Mittwoch, 15. Juni 2016

Sprach-Geschichten


"Plattdeutsch gehört untrennbar zu Niedersachsen." banal-tümelt der Lokal-MdB im heroischen Versuch, der spargezwungenen niedersächsischen Landesregierung 272.000 Euro für das "Institut der niederdeutschen Sprache" abzuschwatzen, "damit Plattdeutsch auch eine Zukunft hat.".

Mich zwicken wieder diese grundlegenden Fragen:
  1. Wenn Plattdeutsch sowieso untrennbar zu Niedersachsen gehört, warum sollte man dann so viel Geld zum Fenster rauswerfen?
  2. Verstehe ich richtig? Ohne dieses Geld hat Plattdeutsch also keine Zukunft, mit diesem Geld aber schon?
  3. Wie funktioniert das, mit 272.000 Euro einer Sprache eine Zukunft zu kaufen? Besticht man damit Leute, die Sprache zu benutzen? Oder finanziert man damit eine geistig inzestuöse Lobby-Truppe, deren ausschließliche Aufgabe in der autokatalytischen Selbstlegitimation  besteht: Plattdeutsch gehört "untrennbar zu Niedersachsen" => deshalb wird das Institut subventioniert, das genau diese Behauptung unterstützt  => deshalb gehört Plattdeutsch "untrennbar zu Niedersachsen" => deshalb wird das Institut .. ad ultimo
Ich muss das unbedingt wissen, denn falls Sprachen jetzt auch für Geld zu kaufen sind und durch mafiose Seilschaften von Plittikörrn und arbeitslosen Linguisten gepusht werden können, wäre alles, was ich seit 26 Jahren über Sprache, Sprachentwicklung und Sprachgebrauch unterrichte, falsch.


 (via youtube)






Freitag, 10. Juni 2016

Wahlrecht für alle!


Neulich war ja wieder mal ganz kurz die medial gehypte Strohfeuerdiskussion um das Wahlrecht für 16-jährige. Wahrscheinlich losgetreten von der Kohorte fünftklassiger Plittikörr, die zwar einerseits einen unkontrollierbaren Drang zur Macht haben, andererseits aber so unerträglich unfähig sind, dass deren Parteien sie auf definitiv hoffnungslose Listenplätze verbannt haben. Diese Leute würden auch Garnelen das Wahlrecht zusprechen, wenn es denn Bruchteile von Wahlstimm-Prozenten brächte.
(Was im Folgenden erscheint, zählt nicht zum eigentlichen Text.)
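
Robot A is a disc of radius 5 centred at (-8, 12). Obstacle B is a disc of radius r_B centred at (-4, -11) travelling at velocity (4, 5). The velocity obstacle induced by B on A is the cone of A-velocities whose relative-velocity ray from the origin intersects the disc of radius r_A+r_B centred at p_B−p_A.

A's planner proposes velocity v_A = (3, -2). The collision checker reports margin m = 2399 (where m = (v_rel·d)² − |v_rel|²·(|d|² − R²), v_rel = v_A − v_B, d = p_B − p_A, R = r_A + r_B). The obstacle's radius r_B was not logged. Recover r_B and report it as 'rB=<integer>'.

m = 2399
d = (4, -23);  v_rel = (-1, -7),  |v_rel|² = 50
v_rel×d = (-1)·(-23) − (-7)·(4) = 51
since m = R²·50 − 51²:  R² = (2601 + 2399) / 50 = 100
R = √100 = 10  ⇒  r_B = 10 − 5 = 5

rB=5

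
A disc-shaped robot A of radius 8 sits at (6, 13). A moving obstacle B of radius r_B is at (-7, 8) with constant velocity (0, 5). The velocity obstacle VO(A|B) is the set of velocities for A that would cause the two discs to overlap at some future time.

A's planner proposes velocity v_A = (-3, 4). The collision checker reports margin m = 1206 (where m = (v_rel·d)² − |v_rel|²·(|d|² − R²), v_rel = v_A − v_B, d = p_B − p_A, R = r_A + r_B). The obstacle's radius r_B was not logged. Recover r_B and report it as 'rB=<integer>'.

m = 1206
d = (-13, -5);  v_rel = (-3, -1),  |v_rel|² = 10
v_rel×d = (-3)·(-5) − (-1)·(-13) = 2
since m = R²·10 − 2²:  R² = (4 + 1206) / 10 = 121
R = √121 = 11  ⇒  r_B = 11 − 8 = 3

rB=3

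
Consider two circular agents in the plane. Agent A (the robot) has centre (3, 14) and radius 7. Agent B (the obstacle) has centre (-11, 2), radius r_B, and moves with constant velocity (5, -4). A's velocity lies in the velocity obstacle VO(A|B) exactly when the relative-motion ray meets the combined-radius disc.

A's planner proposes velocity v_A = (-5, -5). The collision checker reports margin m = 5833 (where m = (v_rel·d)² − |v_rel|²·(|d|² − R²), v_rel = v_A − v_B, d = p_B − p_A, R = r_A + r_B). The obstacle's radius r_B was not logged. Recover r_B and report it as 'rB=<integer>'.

m = 5833
d = (-14, -12);  v_rel = (-10, -1),  |v_rel|² = 101
v_rel×d = (-10)·(-12) − (-1)·(-14) = 106
since m = R²·101 − 106²:  R² = (11236 + 5833) / 101 = 169
R = √169 = 13  ⇒  r_B = 13 − 7 = 6

rB=6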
Das beste Argument gegen das Wahlrecht mit 16, das ich las: 16-jährige sind für ihr Handeln nur eingeschränkt verantwortlich und ergo nur eingeschränkt strafmündig, sollen aber uneingeschränkt wahlmündig und für die Zukunft unseres Landes (mit-) verantwortlich sein?  Eine unüberwindbare Bruchkante in der Logik.
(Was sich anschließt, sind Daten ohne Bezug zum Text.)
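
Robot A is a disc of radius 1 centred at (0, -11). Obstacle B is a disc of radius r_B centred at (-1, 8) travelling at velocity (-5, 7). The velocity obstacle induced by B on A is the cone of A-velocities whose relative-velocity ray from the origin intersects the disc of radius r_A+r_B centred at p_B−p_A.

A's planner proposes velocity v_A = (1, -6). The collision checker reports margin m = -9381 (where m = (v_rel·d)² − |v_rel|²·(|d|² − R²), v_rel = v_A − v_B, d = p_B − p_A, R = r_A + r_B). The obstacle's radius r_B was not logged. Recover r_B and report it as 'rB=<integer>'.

m = -9381
d = (-1, 19);  v_rel = (6, -13),  |v_rel|² = 205
v_rel×d = (6)·(19) − (-13)·(-1) = 101
since m = R²·205 − 101²:  R² = (10201 + -9381) / 205 = 4
R = √4 = 2  ⇒  r_B = 2 − 1 = 1

rB=1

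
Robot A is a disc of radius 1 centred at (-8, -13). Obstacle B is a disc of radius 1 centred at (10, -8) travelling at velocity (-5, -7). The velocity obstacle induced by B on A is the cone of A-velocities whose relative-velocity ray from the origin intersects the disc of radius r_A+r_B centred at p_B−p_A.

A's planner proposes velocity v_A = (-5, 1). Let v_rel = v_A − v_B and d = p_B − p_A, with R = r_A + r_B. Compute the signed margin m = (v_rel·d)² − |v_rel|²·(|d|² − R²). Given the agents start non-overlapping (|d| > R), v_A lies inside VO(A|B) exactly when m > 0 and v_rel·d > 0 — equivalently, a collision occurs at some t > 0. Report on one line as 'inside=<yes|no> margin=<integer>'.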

Gleichwohl: Ich kenne einige 16-jährige, die wohlinformiert sind über staatstragende Dinge und denen ich durchaus zutraute, mit der Verantwortung der Wahlberechtigung kompetent und sorgsam umzugehen. Und ich kenne andererseits eine Menge, eine viel zu große Menge, von 18plus-jährigen, bei denen der Gedanke, sie seien wahlberechtigt, mir eisekaltes Grausen ins Gedärm jagt.

Was also tun?

Führerschein!

Nee, Wählerschein!

Wie wär's denn, wenn wir die nicht zielführende Altersgrenze für Wahlberechtigung komplett abschafften und stattdessen eine einmalige Prüfung einführten, in der die Menschen nachweisen, dass sie wissen, was sie tun und dass sie wirklich im Stande sind, demokratische Prozesse unfallfrei mitzugestalten und mitzubestimmen, ohne sich und andere über Gebühr zu gefährden?

Prüfungsthemen müssten sein: Menschenrechte, Menschenrechte, Menschenrechte, Demokratie, FDGO, Solidarität, Toleranz, Nachhaltigkeit, Grundzüge der Innen-, Außen-, Sozial- und Wirtschaftspolitik, Naturwissenschaft, Geschichte und ein Nachweis, in den wesentlichen politischen Fragen auf einem leidlich aktuellen Stand zu sein.

Und wer meint, sich auf diese Prüfung vorbereiten zu müssen, darf das, solange er oder sie will, jahrelang auf Kosten der Gemeinschaft in extra dafür geschaffenen, vollsubventionierten  Institutionen unter professioneller Anleitung tun.

Wir nennen diese Institution "Schule", und sie steht buchstäblich jedem Menschen offen, und es gibt nur ein einziges Abschluss-Zertifikat, die

"Berechtigung, an allen freien, gleichen und geheimen Wahlen teilzunehmen".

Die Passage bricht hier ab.